Contractors may have unbilled receivables for a variety of reasons. Here are some examples, as well as a few tips on how to deal with them.
When unbilled receivables occur, it is because they cannot be billed yet under the terms of a contract. Having unbilled accounts receivables (A/R) results in revenue that is recorded but not billed, so it should be analyzed and reconciled as part of a month-end process.
Unfortunately, auditors view unbilled A/R with scrutiny and so do lending institutions. Understanding your unbilled A/R will help you justify and support your revenue position as well as the collectability of the outstanding receivables to your banker.
Contractors may have unbilled A/R for a variety of reasons. Here are some of the most common unbilled A/R scenarios so you can plan for, and reconcile, them efficiently.
1. Rate variances occur when the actual indirect rates differ from provisional or target rates. When actual rates are greater than the target ones, a positive unbilled A/R balance occurs, which indicates that you are not billing as much as you can. And, when actual rates are less than target rates, a negative unbilled A/R balance occurs, showing that the company may owe money back to the government during the contract closing process.
2. Retainage happens in contracts that have a fee withhold per FAR 52.216-8, Fixed Fee. This occurrence gives the contracting officer the option of withholding up to 15 percent of the fixed fee on cost-type contracts. Additionally, FAR 52.232-7, Payments under Time-and-Materials and Labor-Hour Contracts, gives the contracting officer the option of withholding up to five percent of amounts due. The government keeps a portion of the amount due to the contractor until the contract is completed successfully.
3. At risk work occurs when your company begins to perform on a project without a signed contract or before the actual start date of the contract. Projects are also considered at-risk when the contractor works on the contract beyond the current funding level for the period of performance on a contract or task order.
4. Milestone billings refer to being able to bill only for specific portions of the statement of work that are completed, such as delivery and acceptance milestones. All work done before completing a milestone is considered an unbilled receivable.
5. Award or incentive fee unbilled A/R refers to when the contractor is unable to bill for an award or incentive fee until the government has awarded that fee through a formal contract modification.
When dealing with unbilled receivables, it helps to have a reliable accounting system that has been tailor-made for the intricacies of government contracting.

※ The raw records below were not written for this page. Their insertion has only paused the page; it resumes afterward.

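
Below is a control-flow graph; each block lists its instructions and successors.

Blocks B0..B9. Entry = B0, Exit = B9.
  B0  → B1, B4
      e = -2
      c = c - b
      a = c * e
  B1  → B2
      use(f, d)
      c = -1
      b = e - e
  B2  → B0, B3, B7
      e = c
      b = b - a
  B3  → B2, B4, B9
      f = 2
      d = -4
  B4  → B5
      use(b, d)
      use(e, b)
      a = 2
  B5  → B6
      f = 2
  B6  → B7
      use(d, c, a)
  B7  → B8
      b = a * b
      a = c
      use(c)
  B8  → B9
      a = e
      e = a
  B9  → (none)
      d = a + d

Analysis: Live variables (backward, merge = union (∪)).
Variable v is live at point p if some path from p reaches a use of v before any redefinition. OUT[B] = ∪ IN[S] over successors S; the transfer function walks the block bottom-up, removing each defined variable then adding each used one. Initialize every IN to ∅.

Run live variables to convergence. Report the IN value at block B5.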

In general, most systems just won't cut it when you have to answer to DCAA and its auditors.
Many accounting systems have contract revenue recognition capabilities, but their complexity and improper utilization can create contract revenue postings to the GL that are difficult to reconcile. And, it's no surprise that unbilled receivables and contract revenue numbers are subject to scrutiny by CPA firms.
Contract revenue recognition capabilities should be carefully considered not only in terms of the methods, but also for the complexity of setup. You should also assess the potential impact of calculating revenue and unbilled receivables for when there is a good chance user error will occur.
The main issue to pay attention to is realizable revenue. A/R billed amounts should be the base method of revenue recognition with adjunct features and proper accounting procedures to ensure the basic accounting principle of matching contract revenue with the costs of that revenue. Indirect Costs variances, where increases and decreases of revenue are automatically posted can create results that are misleading.
As mentioned above, an accounting system designed specifically for government contractors can help you deal with a range of issues your commercial sector counterparts don't have to face. Contract revenue recognition should be an administrative function that properly trained users should manage and reconcile each month so you are never left with unbilled receivables you can't account for.